Savunmasızlığın can dostu aşk… Aşk betimlendiği gibi midemizde kelebekler uçurtmaz her zaman. Ya da günün filtresini değiştirmez, aydınlatmaz ne gündüzleri ne de geceleri. Bazen aşkla güzelleşmez hayattaki her şey. Bazen güldürmez yüzünü. Bazen attırmaz kalbini…
Öyle bir duygudur ki aşk… İnsan icadı olduğu bellidir; insan gibi ikili oynayışından.. Kimini güldürürken kimini öldürür. Kiminin midesinde kelebekler uçurturken kiminin kalbine saplar hançerini.

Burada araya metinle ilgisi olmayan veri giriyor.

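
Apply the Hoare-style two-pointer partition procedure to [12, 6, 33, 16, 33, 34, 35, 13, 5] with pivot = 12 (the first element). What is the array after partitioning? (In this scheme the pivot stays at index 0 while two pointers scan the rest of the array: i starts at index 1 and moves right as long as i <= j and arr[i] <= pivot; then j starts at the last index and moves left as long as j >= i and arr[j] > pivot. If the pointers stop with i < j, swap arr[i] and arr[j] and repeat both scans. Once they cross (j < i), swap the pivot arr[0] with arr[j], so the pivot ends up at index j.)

Hoare-style two-pointer partition with pivot = 12:

Initial array: [12, 6, 33, 16, 33, 34, 35, 13, 5]

Pointers start at i = 1, j = 8.
i stops at index 2 (arr[2]=33 > 12), j stops at index 8 (arr[8]=5 <= 12): swap arr[2] and arr[8], array becomes [12, 6, 5, 16, 33, 34, 35, 13, 33]
i ends at 3, j ends at 2: the pointers have crossed (j < i), so scanning stops.

Swap pivot arr[0] with arr[2] to place pivot at position 2: [5, 6, 12, 16, 33, 34, 35, 13, 33]
Pivot position: 2

After partitioning with pivot 12, the array becomes [5, 6, 12, 16, 33, 34, 35, 13, 33]. The pivot is placed at index 2. All elements to the left of the pivot are <= 12, and all elements to the right are > 12.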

Kiminin gecesinin de gündüzünün de aydınlığını arttırırken bir filtre misali, kiminin alır güneşini elinden, ayını bile karartır.

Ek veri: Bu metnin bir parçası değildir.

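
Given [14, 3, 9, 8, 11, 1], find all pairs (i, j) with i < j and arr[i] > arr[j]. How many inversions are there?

Finding inversions in [14, 3, 9, 8, 11, 1]:

(0, 1): arr[0]=14 > arr[1]=3
(0, 2): arr[0]=14 > arr[2]=9
(0, 3): arr[0]=14 > arr[3]=8
(0, 4): arr[0]=14 > arr[4]=11
(0, 5): arr[0]=14 > arr[5]=1
(1, 5): arr[1]=3 > arr[5]=1
(2, 3): arr[2]=9 > arr[3]=8
(2, 5): arr[2]=9 > arr[5]=1
(3, 5): arr[3]=8 > arr[5]=1
(4, 5): arr[4]=11 > arr[5]=1

Total inversions: 10

The array has 10 inversion(s): (0,1), (0,2), (0,3), (0,4), (0,5), (1,5), (2,3), (2,5), (3,5), (4,5). Each pair (i,j) satisfies i < j and arr[i] > arr[j].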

Kaybettirir en güçlü insana bile savunma mekanizmasını. İçgüdüsel olarak bize yüklenen savunma mekanizmasını bile bizden alabilecek tek şey, yine bizim ortaya koyduğumuz bir insan icadı olamaz mı zaten anca? Çok mu duygusuz göründüm cümlelerimle? Duygusuz değilim. Sadece ne hissetmem gerektiğini biliyorum. İnsanım, seviyorum ve sevilmek istiyorum. Ama aşk… O benim boyumu aşıyor birazcık. Biliyorum, görüyorum insanları soktuğu kalıpları. Aşık olursam ya göklere yükseleceğim bir Tanrıça olacağım, ya da yerin dibine batıp zebanilere akşamüstü atıştırmalığı. Değer mi hayatımı böyle bir riske atıp bu rulete girmeye? Göze alabilir mi her insan bir başka insan için ölmeyi?
Aradığı aşkı hiçbir zaman bulamamış ve bulabilmek konusundan umudunu kaybeden bir insanın cümleleriydi yukarıda yazdıklarım. Benim cümlelerim… Aşk bir ihtiyaç mıdır tartışılır, evet. Ama yaşarken ölmekse bu ihtiyacın bedeli, o ihtiyacı karşılamaktan kaçınılmalıdır. Hele ki bu aşk yakınındaysa… Yeni çıkan bir filmde duymuştum “Asla en yakın arkadaşına aşık olma!” Artık benim için çok geç sanırım. Her gün görüp, her gün dokunup, her gün gülüp beraber, her güne nasıl sağ başlayabilirim ki? Bu durumda ne yaşayabilirim ne de ölebilirim. Neden biliyor musunuz? Ben de bu sorunun cevabını Charles Baudelaire’nin “Güzelliğe İlahi” şiirinde buldum. Aslında bir soruyla aldım cevabımı. Şimdi size de aynısını soruyorum ve sizden de ne kadar uğraşırsanız uğraşın asla mantıklı bir cevap vermeniz mümkün olmamasına rağmen bir cevap bekliyorum.
“SEVDİĞİ MEZARINI OKŞARSA NASIL ÖLECEK İNSAN?”